Im kooperativen Miteinander könnten hingegen, je nach Bedürfnis von Eltern und Kindern, zum Beispiel Betreuungszeiten getauscht werden. Das ermögliche Flexibilität, die auch ältere Kinder bräuchten und sehr schätzten.

Beste Betreuungsform für Trennungskinder

So lautet das Fazit von Thiel: "Nach allen Erkenntnissen der psychologischen Forschung ist ein funktionierendes Wechselmodell die beste Betreuungsform für Kinder getrennt lebender Eltern - auch wenn möglicherweise elterliche Konflikte bestehen. Es ist auf jeden Fall ein Lebensentwurf, der dem der intakten Familie am nächsten kommt."

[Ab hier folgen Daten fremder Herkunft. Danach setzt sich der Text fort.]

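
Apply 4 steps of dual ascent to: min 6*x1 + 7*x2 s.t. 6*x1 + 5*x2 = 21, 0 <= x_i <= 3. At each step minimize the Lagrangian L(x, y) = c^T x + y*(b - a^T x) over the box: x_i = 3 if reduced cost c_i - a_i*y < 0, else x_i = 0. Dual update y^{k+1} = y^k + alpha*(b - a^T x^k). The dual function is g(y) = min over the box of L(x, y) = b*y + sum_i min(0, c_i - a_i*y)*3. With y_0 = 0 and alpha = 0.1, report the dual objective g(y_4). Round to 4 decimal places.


Dual ascent for LP: min 6*x1 + 7*x2, 6*x1 + 5*x2 = 21, 0 <= x_i <= 3
Step 1: y^k = 0.0, reduced costs: (6.0, 7.0)
  x^k = (0.0, 0.0), subgradient = b - a^T x = 21.0
  y^{k+1} = 0.0 + 0.1*21.0 = 2.1
Step 2: y^k = 2.1, reduced costs: (-6.6, -3.5)
  x^k = (3.0, 3.0), subgradient = b - a^T x = -12.0
  y^{k+1} = 2.1 + 0.1*-12.0 = 0.9
Step 3: y^k = 0.9, reduced costs: (0.6, 2.5)
  x^k = (0.0, 0.0), subgradient = b - a^T x = 21.0
  y^{k+1} = 0.9 + 0.1*21.0 = 3.0
Step 4: y^k = 3.0, reduced costs: (-12.0, -8.0)
  x^k = (3.0, 3.0), subgradient = b - a^T x = -12.0
  y^{k+1} = 3.0 + 0.1*-12.0 = 1.8
Dual objective at y_4 = 1.8: reduced costs (-4.8, -2.0), box minimizer x = (3.0, 3.0)
g(y_4) = b*y + (c1 - a1*y)*x1 + (c2 - a2*y)*x2 = 21*1.8 + (-4.8)*3.0 + (-2.0)*3.0 = 37.8 - 14.4 - 6.0 = 17.4


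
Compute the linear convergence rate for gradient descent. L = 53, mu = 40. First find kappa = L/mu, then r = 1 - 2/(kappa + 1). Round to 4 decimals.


Step 1: Compute the condition number.
kappa = L/mu = 53/40 = 1.325
Step 2: Compute the convergence rate.
r = 1 - 2/(kappa + 1) = 1 - 2*mu/(L + mu) = (L - mu)/(L + mu) = 13/93 = 0.1398


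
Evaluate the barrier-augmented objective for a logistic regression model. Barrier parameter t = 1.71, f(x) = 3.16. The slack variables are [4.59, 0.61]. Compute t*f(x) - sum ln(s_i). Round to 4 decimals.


Step 1: Compute log-barrier.
ln values: [1.5239, -0.4943]
phi = -(1.5239 - 0.4943) = -1.0296
Step 2: Compute augmented objective.
t*f(x) = 1.71*3.16 = 5.4036
Total = 5.4036 - 1.0296 = 4.374


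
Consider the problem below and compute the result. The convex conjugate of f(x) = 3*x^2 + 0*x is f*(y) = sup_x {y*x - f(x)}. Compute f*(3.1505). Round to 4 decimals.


f*(y) = sup_x {y*x - a*x^2 - b*x} = sup_x {(y-b)*x - a*x^2}
FOC: (y - b) - 2a*x = 0 => x* = (y - b)/(2a)
x* = (3.1505 - 0)/(2*3) = 0.5251
f*(3.1505) = (y-b)^2/(4a) = (3.1505 - 0)^2/(4*3)
= 9.9257/12 = 0.8271


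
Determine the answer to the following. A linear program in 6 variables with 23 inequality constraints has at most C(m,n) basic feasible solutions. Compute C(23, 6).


Each vertex corresponds to some choice of n active constraints out of m, so the number of vertices is at most C(m, n) = m! / (n!(m-n)!).
m = 23, n = 6
Numerator: 23 * 22 * 21 * 20 * 19 * 18
Denominator: 6! = 720
C(23, 6) = 100947


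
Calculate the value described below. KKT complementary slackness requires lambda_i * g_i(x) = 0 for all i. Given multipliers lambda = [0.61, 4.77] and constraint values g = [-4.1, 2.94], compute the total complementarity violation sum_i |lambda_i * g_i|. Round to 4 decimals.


KKT complementary slackness check:
lambda_1 * g_1 = 0.61 * -4.1 = -2.501
lambda_2 * g_2 = 4.77 * 2.94 = 14.0238
Total violation = 2.501 + 14.0238 = 16.5248


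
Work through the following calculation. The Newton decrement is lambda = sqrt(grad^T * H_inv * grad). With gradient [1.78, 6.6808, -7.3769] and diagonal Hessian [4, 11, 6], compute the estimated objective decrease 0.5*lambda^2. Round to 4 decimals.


Step 1: H is diagonal, so H^(-1) * g = [0.445, 0.6073, -1.2295].
Step 2: g^T H^(-1) g = sum_i g_i^2 / H_ii
  = (1.78)^2/4 + (6.6808)^2/11 + (-7.3769)^2/6
  = 0.7921 + 4.0576 + 9.0698 = 13.9194
Step 3: Objective decrease = 0.5 * g^T H^(-1) g = 6.9597


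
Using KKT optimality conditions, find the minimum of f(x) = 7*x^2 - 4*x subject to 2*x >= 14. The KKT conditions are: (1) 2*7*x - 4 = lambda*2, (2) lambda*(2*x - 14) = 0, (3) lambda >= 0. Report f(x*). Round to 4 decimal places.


Step 1: Try lambda = 0 (constraint inactive).
x_unc = 4/(2*7) = 0.2857
Check: 2*0.2857 = 0.5714 < 14 -- violated!
Step 2: Constraint must be active: 2*x = 14
x* = 14/2 = 7.0
lambda = (2*7*7.0 - 4)/2 = 47.0
Step 3: Compute optimal value.
f(x*) = 7*7.0^2 - 4*7.0 = 315.0


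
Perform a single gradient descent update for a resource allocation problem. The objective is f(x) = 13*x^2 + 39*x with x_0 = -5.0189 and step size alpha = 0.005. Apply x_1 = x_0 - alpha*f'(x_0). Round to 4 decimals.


We compute the gradient at x_0 and apply the update.
f'(x) = 26*x + 39
f'(-5.0189) = 26*-5.0189 + 39 = -91.4914
x_1 = -5.0189 - 0.005*-91.4914 = -4.5614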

Wechselmodell-Expertin Sünderhauf prognostizierte in einem Fernseh-Interview: "Ich bin mir sicher, in den nächsten 20 Jahren wird sich das Wechselmodell als das zu favorisierende Betreuungsmodell durchsetzen. In sehr vielen Fällen ist es bestimmt eine Lösung, die auch zu einer friedlicheren und kooperativen Kultur im Umgang mit Trennung und Scheidung führen wird, weil eben dieser Kampf ums Kind mit den Folgekämpfen wie Unterhaltsstreitigkeiten et cetera gar nicht mehr geführt werden muss."